Action, Fit & Finish — 9
As with most MIJ Strats, the action was set at Medium with no buzz. Still, I adjusted the PU height, replaced the medium tremolo springs with harder ones, replaced the Standard .010s with .011s, adjusted the truss rod just a teenie bit. If you're not familiar with truss rod adjustments, don't even try it, go to a pro. I could've left it as is; however, I tweak everything to derive maximum performance. They now play perfectly and the newer '57/'62 PUs are a bit tamed and closer to the originals. The tremolo block is the usual hefty, full-sized one. For those Who care, you can go with the boutique Callaham block. That baby weighs a solid 1 pound! It's a minor tweak but it pays off when you play it dirty and need the sustain. Is it necessary, maybe not. I really appreciated the very nicely-dressed frets and superior neck feel. Even before the tweaks, there weren't any dead spots or fret buzz. I enjoy Mexican Strats but the differences and the higher quality and craftsmanship of the Japanese Fenders are immediately noticeable. I give this a 9, only because the usual, perfect set-ups on the Fender Custom Shops can rate a 10 here.
Features — 10
Nobody has done a review of this model so I want to share my findings. I have 3 Made in Japan (MIJ) '62 Re-Issues: Burst, Pink, and Fiesta Red. I bought these guitars new in 2007 in Nara and Hamamatsu, Japan.
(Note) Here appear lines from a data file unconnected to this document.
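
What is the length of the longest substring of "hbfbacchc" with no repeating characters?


Input: "hbfbacchc"
Sliding window (track last position of each char):
  Position 0 ('h'): window [0,0] length 1 -- new best
  Position 1 ('b'): window [0,1] length 2 -- new best
  Position 2 ('f'): window [0,2] length 3 -- new best
  Position 3 ('b'): repeat (last at 1), move window start to 2
  Position 3 ('b'): window [2,3] length 2
  Position 4 ('a'): window [2,4] length 3
  Position 5 ('c'): window [2,5] length 4 -- new best
  Position 6 ('c'): repeat (last at 5), move window start to 6
  Position 6 ('c'): window [6,6] length 1
  Position 7 ('h'): window [6,7] length 2
  Position 8 ('c'): repeat (last at 6), move window start to 7
  Position 8 ('c'): window [7,8] length 2
Longest substring with no repeats: "fbac" with length 4

4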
They were designated as Premium; meaning, Alder body, instead of the Basswood on some models and they came with Fender 57/62 PUs, instead of the more commonly available Texas Specials (no offense but yuck). The neck is Maple with a Rosewood fretboard. The finishes on these MIJ models are as beautiful as their American Vintage '62 (AV Series) counterparts. The MIJ has Nitro over a Polyurethane base, very smart and makes it almost Bullet-proof. If you're fussy about appearances, which I am, you can view the guitar from all angles with maximum lighting, go through every square inch, inspect the routing, the neck pocket, and not find anything worth criticizing. These guitars are very well-made. The curious thing is that two came with the traditional 7.25 radius and one had the 9.5 radius. The 9.5 mirrored the MIA models back when people complained about bending on the 7.25 and Fender accommodated with the flatter 9.5 fretboard radius. I could bend all day on the 7.25 and not complain. The neck is U-shaped, which makes it a bit chunkier than the C. The Rosewood fretboard doesn't disappoint and on the Red and Burst ones, quite dark.